I was so hurt. But I realised that anger, sadness, and hate bring nothing. Instead of hating those who hurt me so much, I preferred to see the bright side of this suffering. I still had a mother, siblings and my son, Rayhan, who continue to support me with their unlimited and unconditional love. I still have God, and I also believe that God will never give me a burden that I can’t carry. So, I decided to forgive everyone who had offended me, and let life go on. From that time, I also decided to try very hard to change ‘the atmosphere in Indonesia’ by writing information about MS for use in the media.

In 2005, I resigned from the university and worked in my family’s company for a year, and also became a freelance writer. These jobs were quite satisfying, but I felt that I still had to pursue my career. I also wanted to prove to many people that MS would never stop me from being a useful human being. So, in 2007, I decided to apply to a Japanese joint venture company in Indonesia, and they placed me in the Marketing and Tenant Relations Department.

In this company, my main position is Tenant Relations Officer. But sometimes I have to be their translator too (for English and Japanese) and be ‘the bridge’ between the Indonesian and foreign staff. I’ve learned from my past that people haven’t easily accepted a person with MS like me into their social circle. So, initially, I decided not to disclose my disease to my employer or my colleagues. Then I had another relapse and I had to disclose that I had MS, especially to my superiors. When I told them, I thought they would act the same as my former employer did. But surprisingly, they accepted my explanation and they were really willing to find out more about my disease by searching for information on internet sites. They were also very understanding every time I needed a rest because of my fatigue, my pain, etc. In short, they are very supportive to me.

Most Indonesian people in this company also have a good attitude. Although many still hardly understand the disease, they are, at least, willing to hear my explanation and their attitude also makes it easier for me to share more detailed facts about MS. In this company I also made a best friend; Yunita. I never ask her for help, but she always lends a hand before I ask.

Now, five friends and I are trying very hard to establish The Indonesia Multiple Sclerosis Group. This group will have several objectives such as helping people with MS to deal with the disease; making donations to people with MS and providing detailed and correct information about MS to all people in Indonesia. This activity is purely charitable and from this I will get something more precious than being rich: true happiness.

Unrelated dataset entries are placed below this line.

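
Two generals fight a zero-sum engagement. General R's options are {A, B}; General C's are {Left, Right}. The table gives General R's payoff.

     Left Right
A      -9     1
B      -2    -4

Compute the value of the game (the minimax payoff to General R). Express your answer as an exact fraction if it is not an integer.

Row minima: A → -9, B → -4; maximin = -4.
Column maxima: Left → -2, Right → 1; minimax = -2.
-4 ≠ -2, so there is no saddle point; optimal play is mixed.
Let General R play A with probability p. Expected payoff against Left: (-9)p + (-2)(1−p) = −7p − 2; against Right: 1p + (-4)(1−p) = 5p − 4.
Setting these equal: −7p − 2 = 5p − 4 ⇒ −12p = -2 ⇒ p = 1/6, and the value is (-7)·(1/6) − 2 = -19/6.
For General C: with q = P(Left), equating A's and B's payoffs gives −10q + 1 = 2q − 4 ⇒ q = 5/12.

-19/6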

To other people with MS in the world, especially in Indonesia, I want to say that there may be some hard times in our life, but please never give up! Believe me, where there’s life there’s hope. Instead of crying and moaning or getting frustrated, it will be better if we face the truth bravely and ‘stand up’ and show other people that although we may experience disability in the future, this will never stop us from creating something useful and precious for others.

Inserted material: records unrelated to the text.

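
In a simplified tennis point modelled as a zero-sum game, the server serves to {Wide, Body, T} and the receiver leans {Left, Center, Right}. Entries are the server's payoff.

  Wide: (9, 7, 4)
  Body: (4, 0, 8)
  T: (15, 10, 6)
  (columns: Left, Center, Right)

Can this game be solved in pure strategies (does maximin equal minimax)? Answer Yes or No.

Row minima: Wide → 4, Body → 0, T → 6; maximin = 6.
Column maxima: Left → 15, Center → 10, Right → 8; minimax = 8.
6 ≠ 8, so no pure-strategy equilibrium exists.

No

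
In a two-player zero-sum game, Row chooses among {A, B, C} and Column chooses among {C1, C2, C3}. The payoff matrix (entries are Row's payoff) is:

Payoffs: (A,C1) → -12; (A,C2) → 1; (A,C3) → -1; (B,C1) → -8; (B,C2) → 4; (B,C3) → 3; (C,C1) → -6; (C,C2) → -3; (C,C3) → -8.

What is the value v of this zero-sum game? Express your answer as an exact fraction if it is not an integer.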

Last, but not least, I will close my story with the Japanese words that are usually expressed when we want someone to keep fighting and never give up on something….

GAMBATTE KUDASAI!!!

Kanya Puspokusumo

MSIF are very grateful to Kanya for translating MSIF’s mini-language website into Indonesian (Bahasa Indonesia).


[1] I use these words in my book “Living with Multiple Sclerosis” which was published independently and distributed free of charge to all the people I know. It was written in Indonesian in 2005, and was revised in 2007.  In this book, I wrote everything I knew about MS; a definition of the disease, the course of the disease etc. I also wrote that people with MS don’t need sympathy; instead they need others to empathize with them, to listen and to understand what’s going on.